Mercedes-Benz is starting the recall immediately.
This would be especially concerning in an R63 AMG — a car whose existence is unimaginable coming from any brand other than Mercedes-Benz.
Startup Solid Power Inc. is now pumping out prototype solid-state batteries for BMW and Ford from its Louisville plant, per a profile on the company published by Automotive News. These sorts of articles always seem premature, but Solid Power at least has the support of two established automakers, and counts wider tech industry players like Samsung as backers.
Solid Power reached another milepost Monday, unveiling a fully operational production line that’s now producing sulfide-based battery cells at the company’s headquarters outside of Boulder, Colo.
Solid Power says the cells will initially be used for internal testing and that it is capable of producing 300 cells per week. Prototypes are expected to be delivered to Ford and BMW by the end of the year. While it’s too early for set plans, Solid Power says it is targeting the start of mass production in 2026 for battery cells that would support vehicles in 2027.
Starting production represents a concrete step in eventually reaching that scale with solid-state batteries that automakers hope can deliver extended range – as much as 50 percent higher than what’s available from conventional lithium-ion batteries today – for car buyers who are buying EVs in greater quantity than ever before.

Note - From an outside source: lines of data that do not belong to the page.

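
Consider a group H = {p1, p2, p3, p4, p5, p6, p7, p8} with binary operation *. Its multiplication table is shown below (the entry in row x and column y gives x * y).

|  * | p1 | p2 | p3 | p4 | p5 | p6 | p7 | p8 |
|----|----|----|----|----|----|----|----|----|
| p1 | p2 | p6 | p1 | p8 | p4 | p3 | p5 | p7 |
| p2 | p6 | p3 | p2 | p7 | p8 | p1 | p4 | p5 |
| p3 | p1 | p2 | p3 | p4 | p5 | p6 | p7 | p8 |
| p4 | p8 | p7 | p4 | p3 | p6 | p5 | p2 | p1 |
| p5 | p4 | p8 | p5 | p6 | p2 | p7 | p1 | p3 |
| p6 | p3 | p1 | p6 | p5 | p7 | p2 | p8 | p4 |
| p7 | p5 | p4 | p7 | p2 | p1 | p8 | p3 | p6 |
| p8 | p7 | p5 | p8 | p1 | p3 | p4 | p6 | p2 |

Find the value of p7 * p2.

Read row p7, column p2: p7 * p2 = p4.

p4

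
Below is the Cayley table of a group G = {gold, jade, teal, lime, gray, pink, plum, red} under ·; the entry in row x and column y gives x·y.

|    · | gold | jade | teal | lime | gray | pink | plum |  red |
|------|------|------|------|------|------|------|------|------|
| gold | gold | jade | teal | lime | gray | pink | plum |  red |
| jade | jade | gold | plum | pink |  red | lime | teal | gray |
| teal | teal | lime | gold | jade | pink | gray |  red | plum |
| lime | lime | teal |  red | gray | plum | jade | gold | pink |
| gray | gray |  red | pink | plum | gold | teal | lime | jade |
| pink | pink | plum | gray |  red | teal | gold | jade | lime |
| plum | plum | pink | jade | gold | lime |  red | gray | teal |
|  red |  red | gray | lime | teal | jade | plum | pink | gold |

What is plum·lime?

gold

Read row plum, column lime: plum·lime = gold.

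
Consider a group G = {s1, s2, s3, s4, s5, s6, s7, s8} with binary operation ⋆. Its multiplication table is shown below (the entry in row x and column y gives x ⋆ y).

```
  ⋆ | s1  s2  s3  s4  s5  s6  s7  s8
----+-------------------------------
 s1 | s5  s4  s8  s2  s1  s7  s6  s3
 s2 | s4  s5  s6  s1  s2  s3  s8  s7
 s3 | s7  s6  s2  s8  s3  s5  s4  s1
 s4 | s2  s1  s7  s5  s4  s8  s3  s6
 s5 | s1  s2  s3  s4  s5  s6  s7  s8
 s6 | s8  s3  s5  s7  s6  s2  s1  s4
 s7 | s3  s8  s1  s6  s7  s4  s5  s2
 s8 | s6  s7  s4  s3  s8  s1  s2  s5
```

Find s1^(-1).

First locate the identity: row s5 matches the header, so s5 is the identity.
Scan row s1 for s5: s1 ⋆ s1 = s5. Hence s1^(-1) = s1.

s1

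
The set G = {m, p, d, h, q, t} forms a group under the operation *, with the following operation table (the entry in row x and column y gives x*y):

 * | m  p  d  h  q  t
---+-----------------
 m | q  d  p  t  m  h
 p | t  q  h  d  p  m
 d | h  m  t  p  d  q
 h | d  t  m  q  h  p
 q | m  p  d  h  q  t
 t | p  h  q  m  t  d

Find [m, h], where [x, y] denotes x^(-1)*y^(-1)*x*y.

d

Identity is q; from the table m^(-1) = m and h^(-1) = h.
m*h = t
t*m = p
p*h = d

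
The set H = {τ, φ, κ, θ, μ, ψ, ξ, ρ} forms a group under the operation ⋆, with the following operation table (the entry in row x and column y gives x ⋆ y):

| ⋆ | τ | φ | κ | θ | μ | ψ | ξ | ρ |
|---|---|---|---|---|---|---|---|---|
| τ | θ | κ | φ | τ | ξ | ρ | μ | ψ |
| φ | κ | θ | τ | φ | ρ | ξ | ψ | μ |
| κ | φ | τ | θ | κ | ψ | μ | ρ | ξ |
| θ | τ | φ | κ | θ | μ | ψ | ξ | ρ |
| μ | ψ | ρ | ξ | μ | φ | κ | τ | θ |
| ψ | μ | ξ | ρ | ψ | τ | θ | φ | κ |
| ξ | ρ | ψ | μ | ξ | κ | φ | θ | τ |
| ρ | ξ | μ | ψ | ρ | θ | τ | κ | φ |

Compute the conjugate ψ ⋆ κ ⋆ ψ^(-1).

τ

The identity is θ. In row ψ, the entry θ sits in column ψ, so ψ^(-1) = ψ.
ψ ⋆ κ = ρ
ρ ⋆ ψ = τ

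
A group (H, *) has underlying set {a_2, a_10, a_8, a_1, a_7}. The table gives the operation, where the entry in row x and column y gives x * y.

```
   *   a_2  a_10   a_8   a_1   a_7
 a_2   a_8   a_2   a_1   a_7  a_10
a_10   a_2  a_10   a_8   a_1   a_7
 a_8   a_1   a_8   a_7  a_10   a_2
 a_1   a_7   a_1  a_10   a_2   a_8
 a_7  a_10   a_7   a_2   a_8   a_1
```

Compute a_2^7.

a_2^1 = a_2
a_2^2 = a_2 * a_2 = a_8
a_2^3 = a_8 * a_2 = a_1
a_2^4 = a_1 * a_2 = a_7
a_2^5 = a_7 * a_2 = a_10
a_2^6 = a_10 * a_2 = a_2
a_2^7 = a_2 * a_2 = a_8

a_8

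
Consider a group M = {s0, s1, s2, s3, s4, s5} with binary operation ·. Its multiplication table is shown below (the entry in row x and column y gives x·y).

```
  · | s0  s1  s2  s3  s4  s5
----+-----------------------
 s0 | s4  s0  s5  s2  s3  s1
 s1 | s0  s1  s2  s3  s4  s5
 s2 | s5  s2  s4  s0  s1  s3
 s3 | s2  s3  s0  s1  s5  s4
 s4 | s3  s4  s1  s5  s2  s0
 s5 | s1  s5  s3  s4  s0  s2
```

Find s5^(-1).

First locate the identity: row s1 matches the header, so s1 is the identity.
Scan row s5 for s1: s5·s0 = s1. Hence s5^(-1) = s0.

s0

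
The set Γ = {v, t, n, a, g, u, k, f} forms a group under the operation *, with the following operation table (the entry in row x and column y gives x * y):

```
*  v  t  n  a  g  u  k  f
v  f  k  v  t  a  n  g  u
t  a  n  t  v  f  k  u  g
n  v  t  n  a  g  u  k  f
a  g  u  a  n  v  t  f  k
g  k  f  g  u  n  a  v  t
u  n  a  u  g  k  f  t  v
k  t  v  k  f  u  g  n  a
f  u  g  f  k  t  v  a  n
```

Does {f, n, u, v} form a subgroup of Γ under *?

Yes

{f, n, u, v} contains the identity n.
Checking products: every product of two elements of {f, n, u, v} (read from the table) lies in {f, n, u, v}, so the set is closed.
In a finite group, a nonempty closed subset is a subgroup. So {f, n, u, v} ≤ Γ.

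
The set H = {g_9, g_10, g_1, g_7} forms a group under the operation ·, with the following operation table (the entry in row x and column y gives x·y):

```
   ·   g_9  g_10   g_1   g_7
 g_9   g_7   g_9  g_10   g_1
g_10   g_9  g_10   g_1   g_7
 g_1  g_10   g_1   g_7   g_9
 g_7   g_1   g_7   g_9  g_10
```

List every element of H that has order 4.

Identity is g_10. Compute the order of each non-identity element by repeated multiplication:
  g_9: g_9 → g_7 → g_1 → g_10  (order 4)
  g_1: g_1 → g_7 → g_9 → g_10  (order 4)
  g_7: g_7 → g_10  (order 2)
Elements of order 4: {g_1, g_9}.
(Structurally, H here is isomorphic to the cyclic group Z_4.)

{g_1, g_9}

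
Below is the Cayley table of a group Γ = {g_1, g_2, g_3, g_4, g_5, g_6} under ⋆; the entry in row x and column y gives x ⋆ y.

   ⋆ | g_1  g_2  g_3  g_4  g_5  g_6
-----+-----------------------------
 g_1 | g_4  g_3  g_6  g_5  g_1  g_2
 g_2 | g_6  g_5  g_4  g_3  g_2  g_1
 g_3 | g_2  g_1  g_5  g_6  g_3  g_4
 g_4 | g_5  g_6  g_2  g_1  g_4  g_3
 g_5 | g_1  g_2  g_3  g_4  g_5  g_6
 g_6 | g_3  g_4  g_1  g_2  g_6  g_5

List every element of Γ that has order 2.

Identity is g_5. Compute the order of each non-identity element by repeated multiplication:
  g_1: g_1 → g_4 → g_5  (order 3)
  g_2: g_2 → g_5  (order 2)
  g_3: g_3 → g_5  (order 2)
  g_4: g_4 → g_1 → g_5  (order 3)
  g_6: g_6 → g_5  (order 2)
Elements of order 2: {g_2, g_3, g_6}.

{g_2, g_3, g_6}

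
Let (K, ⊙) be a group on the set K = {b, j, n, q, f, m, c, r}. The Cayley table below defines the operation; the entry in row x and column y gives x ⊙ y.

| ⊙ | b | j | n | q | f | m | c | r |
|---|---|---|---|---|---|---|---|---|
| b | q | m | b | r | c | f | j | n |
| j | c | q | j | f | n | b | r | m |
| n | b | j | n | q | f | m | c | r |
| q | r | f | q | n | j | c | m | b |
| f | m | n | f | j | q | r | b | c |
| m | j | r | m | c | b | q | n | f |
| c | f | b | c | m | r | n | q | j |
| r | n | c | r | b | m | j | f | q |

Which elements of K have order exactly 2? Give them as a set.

{q}

Identity is n. Compute the order of each non-identity element by repeated multiplication:
  b: b → q → r → n  (order 4)
  j: j → q → f → n  (order 4)
  q: q → n  (order 2)
  f: f → q → j → n  (order 4)
  m: m → q → c → n  (order 4)
  c: c → q → m → n  (order 4)
  r: r → q → b → n  (order 4)
Elements of order 2: {q}.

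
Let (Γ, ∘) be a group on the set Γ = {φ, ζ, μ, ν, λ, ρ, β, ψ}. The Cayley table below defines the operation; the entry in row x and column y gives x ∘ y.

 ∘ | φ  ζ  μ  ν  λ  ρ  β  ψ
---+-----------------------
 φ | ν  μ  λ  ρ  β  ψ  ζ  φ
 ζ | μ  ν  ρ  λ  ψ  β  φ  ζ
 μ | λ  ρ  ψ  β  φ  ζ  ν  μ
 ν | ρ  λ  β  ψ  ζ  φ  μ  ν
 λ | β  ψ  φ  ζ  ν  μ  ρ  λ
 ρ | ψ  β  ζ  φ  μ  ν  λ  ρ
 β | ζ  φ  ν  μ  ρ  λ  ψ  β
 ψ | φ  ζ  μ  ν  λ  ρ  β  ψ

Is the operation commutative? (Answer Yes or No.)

Check whether the table is symmetric across its main diagonal.
Every entry (row x, col y) equals the entry (row y, col x), so Γ is abelian.
(In fact Γ ≅ Z_2 x Z_4.)

Yes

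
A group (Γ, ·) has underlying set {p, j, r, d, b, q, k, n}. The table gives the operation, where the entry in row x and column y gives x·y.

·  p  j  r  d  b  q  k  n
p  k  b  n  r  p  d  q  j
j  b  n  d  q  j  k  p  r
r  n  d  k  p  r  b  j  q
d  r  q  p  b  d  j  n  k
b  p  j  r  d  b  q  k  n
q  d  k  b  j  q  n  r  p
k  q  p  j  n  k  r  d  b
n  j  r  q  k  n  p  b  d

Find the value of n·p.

Read row n, column p: n·p = j.

j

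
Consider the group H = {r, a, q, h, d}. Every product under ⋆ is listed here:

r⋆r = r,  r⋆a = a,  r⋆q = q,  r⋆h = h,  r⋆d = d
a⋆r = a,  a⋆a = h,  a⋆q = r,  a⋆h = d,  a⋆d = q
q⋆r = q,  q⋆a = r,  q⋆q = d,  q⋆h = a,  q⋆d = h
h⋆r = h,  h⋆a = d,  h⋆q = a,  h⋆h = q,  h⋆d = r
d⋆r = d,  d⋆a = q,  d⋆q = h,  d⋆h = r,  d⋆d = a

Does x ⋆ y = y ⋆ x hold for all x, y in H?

Check whether the table is symmetric across its main diagonal.
Every entry (row x, col y) equals the entry (row y, col x), so H is abelian.

Yes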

As that snippet says, we’re still quite a ways out from solid-state batteries being produced at scale for passenger cars. When they can be, though, they’ll supposedly bring us greater energy density, faster charging, improved thermal stability and a longer overall life for the pack.

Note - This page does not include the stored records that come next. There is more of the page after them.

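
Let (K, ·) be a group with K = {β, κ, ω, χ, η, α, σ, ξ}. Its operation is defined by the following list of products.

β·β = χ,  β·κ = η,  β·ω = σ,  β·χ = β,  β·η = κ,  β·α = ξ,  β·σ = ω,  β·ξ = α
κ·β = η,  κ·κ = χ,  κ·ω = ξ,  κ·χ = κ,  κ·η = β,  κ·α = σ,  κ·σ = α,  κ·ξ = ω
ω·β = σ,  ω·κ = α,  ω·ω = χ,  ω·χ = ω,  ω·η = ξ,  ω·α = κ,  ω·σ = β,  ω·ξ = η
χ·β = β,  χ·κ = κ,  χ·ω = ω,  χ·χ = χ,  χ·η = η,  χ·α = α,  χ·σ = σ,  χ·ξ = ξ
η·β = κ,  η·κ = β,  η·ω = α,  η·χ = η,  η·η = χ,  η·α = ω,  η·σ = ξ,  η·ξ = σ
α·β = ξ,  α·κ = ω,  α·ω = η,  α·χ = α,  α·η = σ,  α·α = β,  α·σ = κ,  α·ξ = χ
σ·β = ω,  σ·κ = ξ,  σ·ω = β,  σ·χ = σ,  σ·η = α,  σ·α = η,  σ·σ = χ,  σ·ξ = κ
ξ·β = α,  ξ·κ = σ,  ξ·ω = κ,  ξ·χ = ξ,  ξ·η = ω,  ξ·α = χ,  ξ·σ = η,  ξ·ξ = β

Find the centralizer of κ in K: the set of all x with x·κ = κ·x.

Compare row κ with column κ entry by entry.
β·κ = η = κ·β, so β commutes with κ.
σ·κ = ξ but κ·σ = α, so σ does not.
Collecting the elements that commute with κ: C(κ) = {β, η, κ, χ}.

{β, η, κ, χ}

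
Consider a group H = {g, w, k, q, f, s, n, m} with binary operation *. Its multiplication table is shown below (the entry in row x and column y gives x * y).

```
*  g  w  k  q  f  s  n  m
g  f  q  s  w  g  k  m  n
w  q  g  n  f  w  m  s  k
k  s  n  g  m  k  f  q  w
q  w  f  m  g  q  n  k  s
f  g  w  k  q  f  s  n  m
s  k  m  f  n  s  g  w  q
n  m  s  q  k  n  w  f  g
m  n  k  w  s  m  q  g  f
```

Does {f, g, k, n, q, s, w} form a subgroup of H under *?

No

q * k = m, which is not in {f, g, k, n, q, s, w}.
The subset is not closed under *, so it is not a subgroup.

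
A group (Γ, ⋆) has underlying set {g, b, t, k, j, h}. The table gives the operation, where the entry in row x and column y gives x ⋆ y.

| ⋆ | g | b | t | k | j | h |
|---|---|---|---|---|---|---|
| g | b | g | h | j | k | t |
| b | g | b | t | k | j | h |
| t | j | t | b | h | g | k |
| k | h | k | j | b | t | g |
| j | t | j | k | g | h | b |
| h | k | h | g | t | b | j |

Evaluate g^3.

g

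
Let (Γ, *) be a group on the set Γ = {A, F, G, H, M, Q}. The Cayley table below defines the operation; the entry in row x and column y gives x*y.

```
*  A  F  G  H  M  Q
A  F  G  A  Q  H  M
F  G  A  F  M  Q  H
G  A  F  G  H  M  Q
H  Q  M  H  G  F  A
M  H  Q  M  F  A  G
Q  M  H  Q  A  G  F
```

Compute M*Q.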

On average 38 children die from being left in hot cars annually, according to the National Highway Traffic Safety Administration. In 2021, 58 pets died for the same reason. Toyota is developing a system to change that trend, using radars mounted under the headliner. From Automotive News:
Unlike rear-seat occupant systems that employ sensors embedded into the seats or rear-facing cameras, Cabin Awareness uses a single radar emitter embedded under the headliner. The emitter can detect an infant breathing under a blanket or even an occupant on the floor or in the rear cargo area.
If the system detects life when the driver is not present, it begins an increasingly aggressive series of alerts: first flashing lights, then the vehicle horn and then texts to the owner’s cellphone. If the situation continues, Cabin Awareness pushes notifications to the owner’s smart home devices and can turn on the vehicle, start the HVAC system and open the windows to prevent suffocation. It will also automatically notify first responders.

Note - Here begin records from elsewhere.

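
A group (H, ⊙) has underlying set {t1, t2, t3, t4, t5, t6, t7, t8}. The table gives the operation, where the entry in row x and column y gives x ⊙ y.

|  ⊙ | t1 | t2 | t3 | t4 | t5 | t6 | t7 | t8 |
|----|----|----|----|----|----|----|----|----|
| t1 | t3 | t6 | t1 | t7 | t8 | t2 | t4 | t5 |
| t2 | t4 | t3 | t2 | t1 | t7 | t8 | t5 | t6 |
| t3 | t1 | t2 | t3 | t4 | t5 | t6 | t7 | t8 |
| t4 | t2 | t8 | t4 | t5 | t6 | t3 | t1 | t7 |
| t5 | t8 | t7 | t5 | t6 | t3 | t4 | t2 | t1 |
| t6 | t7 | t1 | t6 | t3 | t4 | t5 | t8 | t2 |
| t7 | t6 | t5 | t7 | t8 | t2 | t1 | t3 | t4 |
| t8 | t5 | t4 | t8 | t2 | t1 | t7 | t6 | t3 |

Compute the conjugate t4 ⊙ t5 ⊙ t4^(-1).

The identity is t3. In row t4, the entry t3 sits in column t6, so t4^(-1) = t6.
t4 ⊙ t5 = t6
t6 ⊙ t6 = t5

t5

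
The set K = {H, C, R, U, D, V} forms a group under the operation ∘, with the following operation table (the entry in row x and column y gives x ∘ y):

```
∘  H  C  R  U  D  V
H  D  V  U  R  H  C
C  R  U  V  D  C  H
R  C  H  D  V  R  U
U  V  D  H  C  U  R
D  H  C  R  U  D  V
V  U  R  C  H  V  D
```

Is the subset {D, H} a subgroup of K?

Yes

{D, H} contains the identity D.
Checking products: every product of two elements of {D, H} (read from the table) lies in {D, H}, so the set is closed.
In a finite group, a nonempty closed subset is a subgroup. So {D, H} ≤ K.
(Structurally, K here is isomorphic to the symmetric group S_3.)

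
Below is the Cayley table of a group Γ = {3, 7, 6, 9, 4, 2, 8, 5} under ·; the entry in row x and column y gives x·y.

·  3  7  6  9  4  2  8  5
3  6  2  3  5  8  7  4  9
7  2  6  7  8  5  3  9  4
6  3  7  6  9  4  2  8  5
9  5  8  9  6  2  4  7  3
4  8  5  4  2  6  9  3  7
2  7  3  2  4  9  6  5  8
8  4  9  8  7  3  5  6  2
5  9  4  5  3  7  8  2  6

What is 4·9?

Read row 4, column 9: 4·9 = 2.
(Structurally, Γ here is isomorphic to the elementary abelian group (Z_2)^3.)

2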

Cabin Awareness was developed by Toyota Connected North America. It’s not offered in a vehicle yet, but remains in “active testing,” according to the division’s CEO, Zack Hicks, via a partnership with autonomous taxi startup May Mobility. Hopefully a consumer launch isn’t too far out.
On this day 89 years ago...
Not to be a downer, but I’ve been suffering from dry eye syndrome since last fall and I spent last night doom-scrolling through the relevant subreddit, reading the accounts of people who have been dealing with this issue way longer than I have, experience it way more severely and have lost hope. It sounds like a nothing disease but it is debilitating, especially if you like to drive! I hope you’re happy, healthy and your eyes are sufficiently moist.